За годы гражданской, госпиталей и работы в милиции Дынников как-то успел позабыть, что женщина, в особенности молодая, может быть не только дельным товарищем, во всем равным мужчине и исполняющим мужскую работу, но и просто женщиной — существом тонким и таинственным. А поняв это, в присутствии Кати чувствовал себя до крайности неловко и был напряжен как струна.
Говорили они только о работе, о входящих исходящих, и Дынников толком ничего не знал о Катином житье. Однажды он решил, что надо бы побывать у нее дома, но повод все не подворачивался, а прийти без приглашения Дынников стеснялся — не мог он без спросу ввалиться в чужой дом и сидеть распивать чаи с незнакомым Катиным отцом. Да и будут ли чаи, тоже еще вопрос… До самой весны Дынников не попал к Кате в гости, хотя случалось, что с делом или без дела оказывался рядом с ее домом и даже досконально успел изучить разные внешние мелочи по части резьбы на наличниках окон и познакомился с живущей во дворе собакой — большой, страшной на вид и доброй до глупости дворнягой.
С весной у милиции прибавилось хлопот, и Дынников, забегавшись до чугунной тяжести в ногах, не то чтобы забыл окончательно о своем намерении, но отложил его до лучших времен, в крайности до той поры, когда поймает и прихлопнет банду Шидловского.
Шидловский к весне совсем обнаглел. Отоспавшись за зиму на дальних хуторах, когда сошли снега и след уже не мог навести на ухоронки, — дважды выскакивал на большаки и грабил потребительские обозы с городскими товарами. Тогда же он подловил за городом банковского инкассатора и сопровождавших его возницу и красноармейца, избив их так, что все трое харкали кровью, а старичок инкассатор стал заговариваться и был свезен в губернию в сумасшедший дом.
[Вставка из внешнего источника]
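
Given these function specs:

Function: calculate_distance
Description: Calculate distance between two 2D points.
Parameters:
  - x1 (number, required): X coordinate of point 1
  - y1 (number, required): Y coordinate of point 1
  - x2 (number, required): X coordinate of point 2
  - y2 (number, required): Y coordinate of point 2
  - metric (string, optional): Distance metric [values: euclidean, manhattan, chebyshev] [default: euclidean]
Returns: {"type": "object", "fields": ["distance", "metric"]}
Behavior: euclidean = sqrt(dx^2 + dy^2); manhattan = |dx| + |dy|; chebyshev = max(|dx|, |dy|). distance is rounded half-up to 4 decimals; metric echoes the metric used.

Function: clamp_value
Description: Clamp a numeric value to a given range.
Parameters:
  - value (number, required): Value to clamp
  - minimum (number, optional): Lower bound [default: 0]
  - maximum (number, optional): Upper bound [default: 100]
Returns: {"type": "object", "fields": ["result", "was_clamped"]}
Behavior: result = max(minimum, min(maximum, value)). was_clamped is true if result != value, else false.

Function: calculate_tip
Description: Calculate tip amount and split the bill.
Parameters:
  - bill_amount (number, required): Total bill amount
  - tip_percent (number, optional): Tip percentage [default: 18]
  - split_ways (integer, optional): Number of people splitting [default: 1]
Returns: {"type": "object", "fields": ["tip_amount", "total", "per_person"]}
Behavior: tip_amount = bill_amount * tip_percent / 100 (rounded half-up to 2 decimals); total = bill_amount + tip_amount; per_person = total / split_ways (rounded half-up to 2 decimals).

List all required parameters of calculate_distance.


Parameters of calculate_distance and their required/optional flag:
  x1: required
  y1: required
  x2: required
  y2: required
  metric: optional
x1, x2, y1, y2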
Дынников, составляя донесение, глухо ругался и попросил добавить людей, заметив, что один милиционер на полторы волости все равно что безногий на холме отовсюду виден а сам ни до чего не добежит. В ответ, при пакете с выговором, пришел на рысях полуэскадрон из летучего отряда по борьбе с бандитизмом. И Шидловский вроде бы притих. Дынников, начосоч и председатель ЧК считали что притих он ненадолго, и держали кавалеристов в городе, а командир горячился клялся что если дать ему самостоятельность, то он весь уезд перетряхнет, но достанет Шидловского и порубит его своею правой рукой.
— И не думай, — говорил ему Дынников, — Шидловский не дурнее тебя ты из города — он в лес, ты в город — он из леса. Только шум и панику наведешь.
Командир, человек восточный, гордый, досадливо дернул усом
— Э, не то говоришь! Как волка травят, видел?
— Так то волка!
— Жаловаться на тебя буду. Мешаешь!
— Валяй! — сказал Дынников, но приказа своего не отменил и в губернию не ответил на запрос, почему он держит в бездействии шестьдесят конников и их заслуженного командира, а Шидловский остается непойманным и не наказанным судом революционного трибунала.
И Дынников и начосоч крепко надеялись на своего человека, засланного к Шидловскому еще зимой и, по слухам вошедшего к нему в доверие. Человек этот был не местный, надежный партиец, и если он пока не подавал о себе вестей, то это значило, что срок еще не приспел. Снаряжая его в путь, Дынников специально наставлял, чтобы он не лез в огонь раньше нужного, а сидел тихо, разведывая досконально, где и у кого имеет Шидловский хлеб и помощь и постарался бы по возможности сохранить в целости свою безвременно седую голову.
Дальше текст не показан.